In other words, the IWW's association with "sabotage" and the negative shadow vision of "sabotage" created by the IWW's mortal enemy, the capitalist class has in many ways come full circle and represents still one more turning point in the IWW's evolution!
Much of this rather complex and intertwined history is discussed in Redwood Uprisings, by Steve Ongerth.

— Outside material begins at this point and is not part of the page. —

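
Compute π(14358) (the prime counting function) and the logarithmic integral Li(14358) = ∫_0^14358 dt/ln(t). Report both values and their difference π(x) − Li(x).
π(14358) = 1683;  Li(14358) ≈ 1709.71;  π(x) − Li(x) ≈ -26.71.

Direct count of primes ≤ 14358 gives π(14358) = 1683. Numerical evaluation of the logarithmic integral gives Li(14358) ≈ 1709.71. The difference π(x) − Li(x) ≈ -26.71 is typically negative for small/moderate x (Li(x) overestimates), though Littlewood's theorem shows this sign changes infinitely often.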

While history repeated itself within both Earth First! and the IWW in a positive fashion, in some cases it also created its share of negative baggage. In 1993, some members of the IWW published a pamphlet titled How to Fire Your Boss, a Workers' Guide to Direct Action, whose author(s) -- either ignorant or dismissive of the 1918 resolution on sabotage -- carelessly and naïvely included a section titled "monkeywrenching" (utilizing the term commonly used by Earth First! for "sabotage" -- or "ecotage" as they sometimes call it). The aforementioned pamphlet, while popular among radical activists, has since been judged an irresponsible and ill thought out publication at best by most members of the IWW and should under no circumstances be considered official IWW literature or even something remotely endorsed by the IWW or any of its branches.
In conclusion, while the IWW may have a strong association with "Sabotage" (for better or for worse), the IWW's position on the tactic is that the IWW does not advocate (nor condemn) its usage. The IWW is, however, not opposed to workers collectively withdrawing their efficiency at the point of production if circumstances warrant it.